Катлина хотела ответить, но не могла, — она только шевельнула руками.
— Вот мы сейчас растопим ее ведьмовский жир, так небось заговорит, — произнес старшина. — Пододвиньте ее еще ближе к огню.
Катлина кричала.
— Попроси сатану — пусть он тебя охладит, — сказал старшина.
Она сделала такое движение, будто хотела сбросить дымившиеся сапоги.
— Попроси сатану — пусть он тебя разует, — сказал старшина.
Пробило десять часов — в это время изверг обыкновенно завтракал. Он ушел вместе с палачом и писцом; в застенке у огня осталась одна Катлина.
В одиннадцать часов они вернулись и увидели, что Катлина словно одеревенела.

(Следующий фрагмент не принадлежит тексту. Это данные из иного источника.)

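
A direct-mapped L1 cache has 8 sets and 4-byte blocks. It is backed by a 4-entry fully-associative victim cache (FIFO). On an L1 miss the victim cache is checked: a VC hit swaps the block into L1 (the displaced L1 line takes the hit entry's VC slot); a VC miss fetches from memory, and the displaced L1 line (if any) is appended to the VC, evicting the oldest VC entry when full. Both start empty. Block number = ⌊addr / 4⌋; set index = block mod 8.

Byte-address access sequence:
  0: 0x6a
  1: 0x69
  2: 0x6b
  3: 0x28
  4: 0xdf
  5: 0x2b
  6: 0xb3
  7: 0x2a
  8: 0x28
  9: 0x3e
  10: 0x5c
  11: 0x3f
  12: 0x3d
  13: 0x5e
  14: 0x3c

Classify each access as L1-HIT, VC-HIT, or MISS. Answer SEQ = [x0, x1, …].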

— Должно быть, умерла, — сказал писец.
Старшина велел палачу спустить ее с гроба и разуть. Разуть он не смог — пришлось разрезать сапоги. Ноги у Катлины были красные и все в крови.

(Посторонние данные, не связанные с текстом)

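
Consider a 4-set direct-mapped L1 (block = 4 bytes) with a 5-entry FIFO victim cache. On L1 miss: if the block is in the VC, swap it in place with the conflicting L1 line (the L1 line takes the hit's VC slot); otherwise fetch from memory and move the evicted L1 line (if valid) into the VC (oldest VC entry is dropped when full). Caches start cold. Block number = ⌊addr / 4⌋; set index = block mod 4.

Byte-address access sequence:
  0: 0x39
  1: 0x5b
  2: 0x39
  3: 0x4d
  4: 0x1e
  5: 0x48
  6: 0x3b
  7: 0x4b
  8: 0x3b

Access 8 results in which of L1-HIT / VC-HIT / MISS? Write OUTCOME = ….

OUTCOME = VC-HIT

  [0] addr=0x39 blk=14 s=2: MISS | VC []
  [1] addr=0x5b blk=22 s=2: MISS | VC [14]
  [2] addr=0x39 blk=14 s=2: VC-HIT | VC [22]
  [3] addr=0x4d blk=19 s=3: MISS | VC [22]
  [4] addr=0x1e blk=7 s=3: MISS | VC [22, 19]
  [5] addr=0x48 blk=18 s=2: MISS | VC [22, 19, 14]
  [6] addr=0x3b blk=14 s=2: VC-HIT | VC [22, 19, 18]
  [7] addr=0x4b blk=18 s=2: VC-HIT | VC [22, 19, 14]
  [8] addr=0x3b blk=14 s=2: VC-HIT | VC [22, 19, 18]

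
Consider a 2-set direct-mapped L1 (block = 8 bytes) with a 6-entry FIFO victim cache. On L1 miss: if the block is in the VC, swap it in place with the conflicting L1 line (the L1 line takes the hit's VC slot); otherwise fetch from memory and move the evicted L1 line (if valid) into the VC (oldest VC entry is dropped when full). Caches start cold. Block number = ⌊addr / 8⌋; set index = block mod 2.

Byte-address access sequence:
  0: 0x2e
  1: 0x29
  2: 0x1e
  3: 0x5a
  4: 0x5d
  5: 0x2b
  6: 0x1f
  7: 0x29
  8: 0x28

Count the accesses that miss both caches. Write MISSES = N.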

Старшина молча смотрел на нее — он вспоминал в это время свой завтрак.
Вскоре Катлина, однако, очнулась, но тут же упала и, несмотря на отчаянные усилия, так и не смогла подняться.

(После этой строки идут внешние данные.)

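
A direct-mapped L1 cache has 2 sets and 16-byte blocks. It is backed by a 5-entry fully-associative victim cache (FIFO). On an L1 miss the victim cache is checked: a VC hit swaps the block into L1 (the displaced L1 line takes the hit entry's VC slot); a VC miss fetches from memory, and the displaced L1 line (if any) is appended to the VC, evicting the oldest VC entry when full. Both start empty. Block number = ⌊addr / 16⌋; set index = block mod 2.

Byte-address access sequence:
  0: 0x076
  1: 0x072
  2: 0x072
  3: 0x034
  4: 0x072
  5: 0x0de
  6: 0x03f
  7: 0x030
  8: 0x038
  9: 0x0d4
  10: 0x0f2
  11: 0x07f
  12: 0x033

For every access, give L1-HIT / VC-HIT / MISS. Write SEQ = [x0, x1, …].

SEQ = [MISS, L1-HIT, L1-HIT, MISS, VC-HIT, MISS, VC-HIT, L1-HIT, L1-HIT, VC-HIT, MISS, VC-HIT, VC-HIT]

#0 0x76→b7/s1 MISS; vc=[]
#1 0x72→b7/s1 L1-HIT; vc=[]
#2 0x72→b7/s1 L1-HIT; vc=[]
#3 0x34→b3/s1 MISS; vc=[7]
#4 0x72→b7/s1 VC-HIT; vc=[3]
#5 0xde→b13/s1 MISS; vc=[3,7]
#6 0x3f→b3/s1 VC-HIT; vc=[13,7]
#7 0x30→b3/s1 L1-HIT; vc=[13,7]
#8 0x38→b3/s1 L1-HIT; vc=[13,7]
#9 0xd4→b13/s1 VC-HIT; vc=[3,7]
#10 0xf2→b15/s1 MISS; vc=[3,7,13]
#11 0x7f→b7/s1 VC-HIT; vc=[3,15,13]
#12 0x33→b3/s1 VC-HIT; vc=[7,15,13]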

— Ты меня прежде сватал, — сказала она старшине, — ну, а теперь не получишь. Четырежды три — число священное, тринадцать — это суженый.
Старшина хотел что-то сказать, но она продолжала:
— Нишкни! У него слух тоньше, чем у архангела, который считает на небе стук сердца у праведников. Почему ты пришел так поздно? Четырежды три — число священное, оно убивает всех, кто меня хотел.
— Она прелюбодействует с дьяволом, — сказал старшина.
— Она сошла с ума под пыткой, — сказал писец.
Катлину увели в тюрьму. Через три дня суд старшин приговорил ее к наказанию огнем.
Палач и его подручные привели ее на Большой рынок и возвели на помост. Профос, глашатай и судьи были уже на своих местах.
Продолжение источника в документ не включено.